Mark Poulton, who runs the Punch and Judy show on the beach during the summer months, said they are a menace on the beach.
He said: “I see people getting swooped on and attacked every day.
“The other day a woman put some chips on the back of a pushchair and the seagulls came down and knock-ed the whole thing over complete with the child in it.
“Seagull droppings are really nasty and harmful, it’s a problem for the cafes round here too.
“If it gets much worse people won’t want to come to Weymouth and it will affect our tourism trade.
“It’s about raising public awareness that feeding the seagulls is just not acceptable, they’re pests.”
LARGE AND NOISY
HERRING gulls are large, noisy gulls that live around British coasts throughout the year.
Adults have light grey backs, white bodies, black wing tips and yellow beaks with a red spot.
Young birds are mottled brown.
The common gull is a smaller version of the herring gull and has no red spot showing on its beak.
Yellow-legged gulls are similar to herring gulls but with darker grey backs and bright yellow legs.
Lesser black-backed gulls are slightly smaller than a herring gull with a dark grey or black back and wings.
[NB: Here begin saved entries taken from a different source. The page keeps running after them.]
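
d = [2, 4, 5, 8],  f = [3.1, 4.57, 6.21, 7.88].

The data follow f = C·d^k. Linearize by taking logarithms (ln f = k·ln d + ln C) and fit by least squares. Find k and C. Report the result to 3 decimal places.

With ln fᵢ as the transformed response and ln dᵢ as the regressor:
AᵀA = [[9.3166, 5.7683]; [5.7683, 4]], rhs = [10.1225, 6.5414]ᵀ  (here Σln d = 5.7683, Σ(ln d)² = 9.3166, Σln f = 6.5414, Σln d·ln f = 10.1225).
Slope k = (n·Σln d·ln f − Σln d·Σln f)/(n·Σ(ln d)² − (Σln d)²) = (4·10.1225 − 5.7683·6.5414)/3.9930 = 0.69044; ln C = (Σln f − k·Σln d)/n = 0.63968, so C = exp(0.63968) = 1.89587.

k = 0.690, C = 1.896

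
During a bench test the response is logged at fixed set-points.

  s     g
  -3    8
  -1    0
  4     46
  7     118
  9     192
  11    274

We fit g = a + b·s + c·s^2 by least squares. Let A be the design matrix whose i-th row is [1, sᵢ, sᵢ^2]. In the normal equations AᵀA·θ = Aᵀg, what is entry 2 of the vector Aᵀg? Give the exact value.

Entry 2 ↔ basis s, so (Aᵀg)_{2} = Σᵢ (s)·gᵢ = (-3)·(8) + (-1)·(0) + (4)·(46) + (7)·(118) + (9)·(192) + (11)·(274) = 5728.

5728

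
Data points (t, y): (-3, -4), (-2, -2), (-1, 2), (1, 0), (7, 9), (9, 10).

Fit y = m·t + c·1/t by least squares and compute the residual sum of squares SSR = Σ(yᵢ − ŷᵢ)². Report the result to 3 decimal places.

SSR = 4.518

Sums needed: Σt·t = 145, Σt·1/t = 6, Σ1/t·1/t = 38005/15876.
Right-hand side: Σt·y = 167, Σ1/t·y = 172/63.
So MᵀM·[m, c]ᵀ = Mᵀy: [[145, 6]; [6, 38005/15876]]·[m, c]ᵀ = [167, 172/63]ᵀ.
Eliminating c: (38005/15876)·(row 1) − 6·(row 2) gives (4939189/15876)·m = (38005/15876)·167 − 6·(172/63) = 6086771/15876, so m = 6086771/4939189.
Then c = ((172/63) − 6·(6086771/4939189))/(38005/15876) = -9622872/4939189.
Residuals: -4704067/4939189, -2516272/4939189, 6342277/4939189, 3536101/4939189, 3220000/4939189, -4319841/4939189; SSR = 22314956/4939189.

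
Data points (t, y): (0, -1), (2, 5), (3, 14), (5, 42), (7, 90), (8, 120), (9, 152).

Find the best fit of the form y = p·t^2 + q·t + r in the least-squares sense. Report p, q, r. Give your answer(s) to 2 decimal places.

p = 2.05, q = -1.44, r = -0.73

Entries of MᵀM: Σt^2·t^2 = 13780, Σt^2·t = 1744, Σt^2 = 232, Σt·t = 232, Σt = 34, Σ1 = 7.
Right-hand side: Σt^2·y = 25598, Σt·y = 3220, Σy = 422.
MᵀM·[p, q, r]ᵀ = Mᵀy becomes [[13780, 1744, 232]; [1744, 232, 34]; [232, 34, 7]]·[p, q, r]ᵀ = [25598, 3220, 422]ᵀ.
Solving the 3×3 system (Gaussian elimination) gives p = 1753/854, q = -5548/3843, r = -2822/3843.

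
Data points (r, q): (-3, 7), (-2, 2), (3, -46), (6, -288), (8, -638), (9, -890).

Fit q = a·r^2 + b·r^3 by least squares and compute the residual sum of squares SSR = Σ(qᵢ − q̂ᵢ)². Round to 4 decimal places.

Sums needed: Σr^2·r^2 = 12131, Σr^2·r^3 = 99561, Σr^3·r^3 = 841763.
For Xᵀq: Σr^2·q = -123633, Σr^3·q = -1039121.
det = 12131·841763 − 99561² = 299034232.
a = ((-123633)·841763 − 99561·(-1039121))/299034232 = -306879549/149517116; b = (12131·(-1039121) − 99561·(-123633))/299034232 = -21182267/21359588.
Residuals: -97456355/74758558, 85086369/37379279, -28105733/37379279, 3580515/37379279, 41404014/37379279, -59940635/74758558; SSR = 697145073/74758558.

SSR = 9.3253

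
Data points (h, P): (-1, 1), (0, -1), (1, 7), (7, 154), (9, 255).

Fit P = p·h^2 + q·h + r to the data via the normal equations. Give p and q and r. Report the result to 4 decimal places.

p = 2.9730, q = 1.4420, r = 0.0974

From the data, Σh^2·h^2 = 8964, Σh^2·h = 1072, Σh^2 = 132, Σh·h = 132, Σh = 16, Σ1 = 5.
And Σh^2·P = 28209, Σh·P = 3379, ΣP = 416.
Normal equations: [[8964, 1072, 132]; [1072, 132, 16]; [132, 16, 5]]·[p, q, r]ᵀ = [28209, 3379, 416]ᵀ.
Inverting the 3×3 Gram matrix, [p, q, r]ᵀ = [77073/25924, 37383/25924, 631/6481]ᵀ.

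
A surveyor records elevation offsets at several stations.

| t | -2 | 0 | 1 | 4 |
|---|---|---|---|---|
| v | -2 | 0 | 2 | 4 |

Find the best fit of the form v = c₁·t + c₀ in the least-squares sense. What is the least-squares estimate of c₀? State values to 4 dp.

c₀ = 0.2400

The normal equations are: 21·c₁ + 3·c₀ = 22;  3·c₁ + 4·c₀ = 4.
Eliminating c₀: 4·(row 1) − 3·(row 2) gives 75·c₁ = 4·22 − 3·4 = 76, so c₁ = 76/75.
Then c₀ = (4 − 3·(76/75))/4 = 6/25.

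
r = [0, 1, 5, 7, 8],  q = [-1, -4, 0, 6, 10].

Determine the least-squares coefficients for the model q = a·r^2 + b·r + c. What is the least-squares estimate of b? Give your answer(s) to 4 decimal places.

AᵀA·[a, b, c]ᵀ = Aᵀq reads: 7123·a + 981·b + 139·c = 930;  981·a + 139·b + 21·c = 118;  139·a + 21·b + 5·c = 11.
Inverting the 3×3 Gram matrix, [a, b, c]ᵀ = [997/2431, -8719/4862, -8117/4862]ᵀ.

b = -1.7933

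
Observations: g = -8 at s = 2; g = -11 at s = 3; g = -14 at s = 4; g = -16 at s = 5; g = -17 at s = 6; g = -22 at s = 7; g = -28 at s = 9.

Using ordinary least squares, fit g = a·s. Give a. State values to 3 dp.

Compute the Gram sums: Σs·s = 220.
Right-hand side: Σs·g = -693.
a = (-693)/220 = -3.15.

a = -3.150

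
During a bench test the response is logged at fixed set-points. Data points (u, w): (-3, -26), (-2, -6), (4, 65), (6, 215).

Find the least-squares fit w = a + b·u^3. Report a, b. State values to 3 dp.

a = 1.385, b = 0.990

Forming MᵀM = [[4, 245]; [245, 51545]] and Mᵀw = [248, 51350]ᵀ gives MᵀM·[a, b]ᵀ = Mᵀw.
Determinant 4·51545 − 245² = 146155.
a = (248·51545 − 245·51350)/146155 = 40482/29231; b = (4·51350 − 245·248)/146155 = 28928/29231.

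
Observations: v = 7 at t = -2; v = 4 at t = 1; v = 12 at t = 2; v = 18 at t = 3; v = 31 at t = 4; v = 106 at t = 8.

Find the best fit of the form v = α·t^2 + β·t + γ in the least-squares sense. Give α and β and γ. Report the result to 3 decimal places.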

The United Kingdom is home to 40 per cent of the lesser black-backed gull population and the species is on the endangered species list.
'DON’T FEED THEM'
THERE is no law or by-law banning feeding gulls or other birds, but it is strongly discouraged.
A spokesman for Weymouth and Portland Borough Council said: “Gulls can cause problems such as noise nuisance, fouling on washing or cars and swooping at people, usually to protect their chicks or to snatch food.
“Councils have no statutory duty to take action against gulls but can give advice on how to deter birds.
“When eating outside around harbours or on the beach seagulls can swoop down and snatch food which can cause distress to adults and children.
“It is advised that people consider eating indoors or in sheltered places and not feed gulls.
“Make sure litter and food waste is put into bins properly.”
'DEFINITE HYGIENE PROBLEM'
SEAGULLS have been blamed for tearing apart bin bags spilling rubbish out into Weymouth town centre.
Echo reader Nigel Chainey, 64, a regular visitor to the resort, photographed seagulls as they descended on dozens of bags that had been dumped on St Thomas Street.
“There must have been about 10 gulls. It was horrible.”
But the incident showed more than just the greed of the birds, Mr Chainey said.
Onlookers saw the seagulls pulling dirty nappies out of the rubbish bags.
Mr Chainey added: “It was quite horrible really, everything was very unsavoury.
“There is a definitely a hygiene problem if this is happening regularly.
“The passers-by were very shocked, it doesn’t give a good impression of Weymouth.”
Borough councillor Sandra West also says something must be done.
She said: “It’s happened a few times now, but there seemed to be a particularly large amount of rubbish there on Monday.
“I was actually quite appalled by it. At first you could just hear squawking and then they started tearing the bags open.
“The rubbish was spread all over the pavement.”
Mr Chainey added: “Someone had to say something about it.
“Clearly the bags they are using are not keeping gulls out.
“All it would take to solve the problem is a couple of big wheelie bins.”
A spokesman for Dorset Waste Partnership, which is responsible for the collection of refuse, said the residents are entitled to free gull-proof bags.
He said: “We delivered bags to residents in April and left a card to those who were not in.
“Anyone living in the town centre can request gull-proof bags at the community centre in the Park District, or by calling 01305 838000 and the bags will be delivered to them.”
ALL PROTECTED SPECIES
ALL gulls, like other wild birds, are protected under the Wildlife and Countryside Act 1981.
It is illegal to intentionally injure or kill any gull or to damage or destroy an active nest or its contents.
The Department for Environment, Food and Rural Affairs can issue licences for control measures to be taken if there is a public health or safety risk but not if gulls are causing a nuisance or damaging property.